Creative thinking required to get through funding crisis

For the last ten years or so there has been a real culture of reliance on grants to fund community based organisations.

When I was a kid we had collection boxes that we rattled on the street, envelopes to push through doors, sponsored discos, cake sales, summer fetes, tombolas, bob-a- job, jumble sales, charity shops... If you needed money for a leaking roof or a new football kit or to hire a minibus, then you set to and raised the money.

Our Catholic Cathedral in Liverpool was built by public subscription, a few pence each week from the congregation - I am not suggesting that they were the glory days, by the way, I know that put some families into difficult financial circumstances, but that is how it always was in the past.

Unfortunately people have become totally dependent upon filling in an application form and waiting for a big cheque to arrive. In fact in Kensington and Fairfield, most groups that have been formed in the last ten years are not aware that there is any other way to raise money. When you sit round a table and say “We need to raise £3000 for new gym equipment for the youth club” or “We need £10k for a welfare benefits advisor”, the first question anyone asks is about any grants we might apply for. Any financial advisor worth their salt will know that you should not put all your eggs in one basket but that is exactly what has been going on.

The New Deal did not help in this regard; it had huge sums of money that it dispensed on a grants basis, so that although groups were well supported at the time, they have no experience of raising any money themselves and no concept of where to start. And with the New Deal gone, so has their source of income. There were lots of promises of exit strategies for community organisations by KNDC, that they would offer help to groups to become sustainable so they could carry on effectively, but I don’t see the evidence that it happened.

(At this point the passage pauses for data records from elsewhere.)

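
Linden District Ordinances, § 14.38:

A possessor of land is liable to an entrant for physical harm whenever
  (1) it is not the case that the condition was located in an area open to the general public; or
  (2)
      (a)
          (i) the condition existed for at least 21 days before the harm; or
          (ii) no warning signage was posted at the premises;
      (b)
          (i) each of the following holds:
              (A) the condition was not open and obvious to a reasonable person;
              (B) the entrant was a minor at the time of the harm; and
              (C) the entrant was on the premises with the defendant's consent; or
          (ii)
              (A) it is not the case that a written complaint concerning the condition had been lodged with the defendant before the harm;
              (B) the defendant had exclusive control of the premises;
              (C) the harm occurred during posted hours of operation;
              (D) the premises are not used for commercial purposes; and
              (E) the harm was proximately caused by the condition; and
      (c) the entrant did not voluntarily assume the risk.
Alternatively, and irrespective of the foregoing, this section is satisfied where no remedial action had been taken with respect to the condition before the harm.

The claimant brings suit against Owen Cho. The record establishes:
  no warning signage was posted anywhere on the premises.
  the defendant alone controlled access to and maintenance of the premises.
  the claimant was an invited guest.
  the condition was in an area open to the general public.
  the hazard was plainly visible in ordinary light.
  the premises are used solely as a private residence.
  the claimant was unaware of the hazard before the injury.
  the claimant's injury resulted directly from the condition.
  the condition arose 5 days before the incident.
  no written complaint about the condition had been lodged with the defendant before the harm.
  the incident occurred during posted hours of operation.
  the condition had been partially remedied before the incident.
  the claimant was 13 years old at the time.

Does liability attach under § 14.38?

Yes — liable.

(1) not (public area) — fails.
(i) condition ≥21 days old — not met.
(ii) no signage posted — satisfied.
(a): F OR T → true.
(A) not open/obvious — not met.
(B) entrant a minor — holds.
(C) consent to enter — satisfied.
(i) = F AND T AND T = false.
(A) not (complaint lodged) — holds.
(B) exclusive control — satisfied.
(C) during posted hours — met.
(D) not (commercial use) — satisfied.
(E) proximate cause — holds.
(ii) = T AND T AND T AND T AND T = true.
(b): F OR T → true.
(c) no assumed risk — satisfied.
So (2) is satisfied (T AND T AND T).
So Overall is satisfied (F OR T).
Exception (no remedial action) — not satisfied.
Result: main true OR exception false → true.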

It should be obvious to everyone that grants are pretty much finished now. They have paid out their last penny in many cases.

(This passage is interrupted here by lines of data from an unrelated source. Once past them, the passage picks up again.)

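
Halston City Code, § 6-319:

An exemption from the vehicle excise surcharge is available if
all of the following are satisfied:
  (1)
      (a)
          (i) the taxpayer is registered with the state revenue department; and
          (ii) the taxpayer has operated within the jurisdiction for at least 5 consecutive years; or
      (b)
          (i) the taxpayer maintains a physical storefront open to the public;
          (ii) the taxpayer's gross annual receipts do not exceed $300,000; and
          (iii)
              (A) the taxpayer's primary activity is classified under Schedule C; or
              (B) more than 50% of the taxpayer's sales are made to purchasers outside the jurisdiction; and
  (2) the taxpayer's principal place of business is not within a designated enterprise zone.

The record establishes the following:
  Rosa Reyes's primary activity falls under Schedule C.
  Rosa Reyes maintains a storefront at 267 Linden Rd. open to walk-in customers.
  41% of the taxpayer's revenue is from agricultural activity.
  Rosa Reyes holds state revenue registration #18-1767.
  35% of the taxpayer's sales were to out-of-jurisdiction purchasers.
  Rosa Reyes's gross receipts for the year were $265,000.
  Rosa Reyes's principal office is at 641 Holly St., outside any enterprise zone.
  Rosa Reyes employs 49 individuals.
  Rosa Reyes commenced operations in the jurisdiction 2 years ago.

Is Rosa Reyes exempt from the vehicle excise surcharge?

Yes — exempt.

(i) state-registered — holds.
(ii) ≥ 5 yrs in jurisdiction — fails.
(a): T AND F → false.
(i) has storefront — holds.
(ii) receipts ≤ $300,000 — holds.
(A) Schedule C activity — satisfied.
(B) >50% out-of-jur. sales — not satisfied.
So (iii) is satisfied (T OR F).
(b) = T AND T AND T = true.
So (1) is satisfied (F OR T).
(2) not (in enterprise zone) — holds.
So Overall is satisfied (T AND T).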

The NWDA (Regional Development Agency) have had their funding slashed, so they won’t be able to support so much, including Liverpool Vision who in turn will have less cash to dispense. Housing Associations are tightening their belts as HMRI funding is slashed and VAT due to rise. Local Government is expecting to make cuts of between 25% and 40% much of which is bound to come from the Area Based Grant, the Working Neighbourhood Fund, etc. So there will be less money for the voluntary sector all round. Local Councillors in Liverpool have already taken a cut in their devolved budgets. We will be lucky to have anything like the same level of funding in future – and in our deprived ward alone we have been paying out about £100k per year to local projects who provide the kind of services we want to see.

Every funding opportunity that still remains – banks giving away community chests for instance, or B&Q giving away free equipment will all be heavily oversubscribed.

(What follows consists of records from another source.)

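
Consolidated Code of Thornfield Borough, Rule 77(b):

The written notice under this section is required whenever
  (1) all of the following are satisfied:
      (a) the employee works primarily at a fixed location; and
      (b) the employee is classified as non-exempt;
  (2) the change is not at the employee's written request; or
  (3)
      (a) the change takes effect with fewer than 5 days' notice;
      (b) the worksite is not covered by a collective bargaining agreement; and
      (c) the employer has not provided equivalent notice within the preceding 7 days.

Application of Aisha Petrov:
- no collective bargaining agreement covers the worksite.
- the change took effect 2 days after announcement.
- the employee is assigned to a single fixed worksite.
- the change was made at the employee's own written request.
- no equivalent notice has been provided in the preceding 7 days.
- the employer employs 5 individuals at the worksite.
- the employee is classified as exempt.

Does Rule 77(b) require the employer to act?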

We need a radical rethink about fundraising for our local organisations. That’s the fatal flaw in Cameron’s Big Society incidentally – the concept that the voluntary sector will take up all the slack if he slashes public spending. Where will the voluntary sector get the money from to keep going when they have always been given it by the public sector!?

I don’t look forward to the day when we have to hold cake sales to raise money to pay for a Domestic Violence Advisor, but I can see it coming unless we start some creative thinking at a local level very soon.

I believe it is imperative that we provide some in depth and thoughtful training for our local groups about how best to fundraise in difficult times and I am going to talk to my co-councillors about us supporting that. We really need to be on the ball about this and move quickly, the early bird catches the worm, as they say, and when it comes to fundraising that is most definitely true. I don’t know how we are going to pay for the training though, does anyone know if there is any grant funding available?!